Überhaupt sei heute alles entspannter und freundlicher als noch vor ein, zwei Generationen. „Zu meiner Schulzeit haben wir uns immer mit den belgischen Buben geprügelt. Es war so schlimm, dass das Ende des Unterrichts für belgische Kinder und uns um eine halbe Stunde verschoben werden mussten.“ Auch Bürgermeister Frans de Bot hatte, wie er dem KURIER schildert, in seiner Kindheit keine niederländischen Freunde. „Heute ist das ganz anders. Meine zweite Frau ist Niederländerin, von unseren vier Kindern sind zwei Belgier und zwei Niederländer.“
Zwei Rathäuser
Vollends miteinander verschmolzen sind die beiden Gemeinschaften dennoch nicht – auch wenn sie nun anstreben, eine „europäische Modellgemeinde zu werden“. Es gibt weiter zwei Postämter, zwei Rathäuser, zwei Bürgermeister und zwei Polizeieinheiten. Die aber logieren immerhin bereits unter einem Dach. „Und die Müllabfuhr“, erzählt Bürgermeister Frans de Bont stolz, „die sammelt mittlerweile für ganz Baarle den Müll ein.“ Neu ist auch die gemeinsame Feuerwehr: Die löscht inzwischen alle Brände – egal, ob auf belgischem oder niederländischem Boden.

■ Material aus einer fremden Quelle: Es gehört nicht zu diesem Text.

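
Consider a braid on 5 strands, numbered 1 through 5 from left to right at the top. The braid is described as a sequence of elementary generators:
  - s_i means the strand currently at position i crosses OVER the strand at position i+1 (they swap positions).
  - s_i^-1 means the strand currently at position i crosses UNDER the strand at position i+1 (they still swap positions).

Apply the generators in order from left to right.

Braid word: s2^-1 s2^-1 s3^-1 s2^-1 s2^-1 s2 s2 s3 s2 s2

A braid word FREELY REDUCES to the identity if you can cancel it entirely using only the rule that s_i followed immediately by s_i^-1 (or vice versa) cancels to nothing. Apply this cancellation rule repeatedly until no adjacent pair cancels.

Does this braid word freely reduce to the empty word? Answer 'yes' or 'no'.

Answer: yes

Derivation:
Gen 1 (s2^-1): push. Stack: [s2^-1]
Gen 2 (s2^-1): push. Stack: [s2^-1 s2^-1]
Gen 3 (s3^-1): push. Stack: [s2^-1 s2^-1 s3^-1]
Gen 4 (s2^-1): push. Stack: [s2^-1 s2^-1 s3^-1 s2^-1]
Gen 5 (s2^-1): push. Stack: [s2^-1 s2^-1 s3^-1 s2^-1 s2^-1]
Gen 6 (s2): cancels prior s2^-1. Stack: [s2^-1 s2^-1 s3^-1 s2^-1]
Gen 7 (s2): cancels prior s2^-1. Stack: [s2^-1 s2^-1 s3^-1]
Gen 8 (s3): cancels prior s3^-1. Stack: [s2^-1 s2^-1]
Gen 9 (s2): cancels prior s2^-1. Stack: [s2^-1]
Gen 10 (s2): cancels prior s2^-1. Stack: []
Reduced word: (empty)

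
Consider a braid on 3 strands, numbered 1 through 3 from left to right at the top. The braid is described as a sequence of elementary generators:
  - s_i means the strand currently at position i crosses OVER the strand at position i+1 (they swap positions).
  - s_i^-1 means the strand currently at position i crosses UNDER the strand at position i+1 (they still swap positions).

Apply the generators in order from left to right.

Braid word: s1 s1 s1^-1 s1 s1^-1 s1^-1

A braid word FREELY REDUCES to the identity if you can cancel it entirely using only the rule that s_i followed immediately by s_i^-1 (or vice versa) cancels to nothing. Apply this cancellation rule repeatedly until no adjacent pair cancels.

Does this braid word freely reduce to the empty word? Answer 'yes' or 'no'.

Answer: yes

Derivation:
Gen 1 (s1): push. Stack: [s1]
Gen 2 (s1): push. Stack: [s1 s1]
Gen 3 (s1^-1): cancels prior s1. Stack: [s1]
Gen 4 (s1): push. Stack: [s1 s1]
Gen 5 (s1^-1): cancels prior s1. Stack: [s1]
Gen 6 (s1^-1): cancels prior s1. Stack: []
Reduced word: (empty)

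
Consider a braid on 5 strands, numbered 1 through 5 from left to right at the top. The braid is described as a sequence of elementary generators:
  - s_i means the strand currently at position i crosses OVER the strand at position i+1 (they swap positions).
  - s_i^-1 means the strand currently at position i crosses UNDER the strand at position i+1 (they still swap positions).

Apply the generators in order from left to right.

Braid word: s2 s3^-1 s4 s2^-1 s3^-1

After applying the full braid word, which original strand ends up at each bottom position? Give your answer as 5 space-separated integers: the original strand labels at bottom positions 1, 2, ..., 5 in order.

Gen 1 (s2): strand 2 crosses over strand 3. Perm now: [1 3 2 4 5]
Gen 2 (s3^-1): strand 2 crosses under strand 4. Perm now: [1 3 4 2 5]
Gen 3 (s4): strand 2 crosses over strand 5. Perm now: [1 3 4 5 2]
Gen 4 (s2^-1): strand 3 crosses under strand 4. Perm now: [1 4 3 5 2]
Gen 5 (s3^-1): strand 3 crosses under strand 5. Perm now: [1 4 5 3 2]

Answer: 1 4 5 3 2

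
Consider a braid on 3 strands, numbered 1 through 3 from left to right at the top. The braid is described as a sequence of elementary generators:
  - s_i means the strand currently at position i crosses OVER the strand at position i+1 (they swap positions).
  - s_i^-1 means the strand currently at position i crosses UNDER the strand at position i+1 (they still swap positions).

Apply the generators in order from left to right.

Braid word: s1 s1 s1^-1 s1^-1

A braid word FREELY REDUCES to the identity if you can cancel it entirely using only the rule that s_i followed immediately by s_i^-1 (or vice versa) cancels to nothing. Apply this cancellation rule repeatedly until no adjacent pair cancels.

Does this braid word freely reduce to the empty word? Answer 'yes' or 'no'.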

„Es gibt nicht wenige Leute von außerhalb, die sagen: Weg mit den ganzen Enklaven, das ist doch nur kompliziert“, sagt de Bont und wehrt gleich ab: „Nein, nein, das ist unsere spezielle Situation, und wir leben gut damit.“ So gut, dass vor einiger Zeit sogar Israels Ex-Premier Netanyahu Emissäre nach Baarle schickte, um sich erklären zu lassen, wie man in einer geteilten Stadt so friedlich leben kann.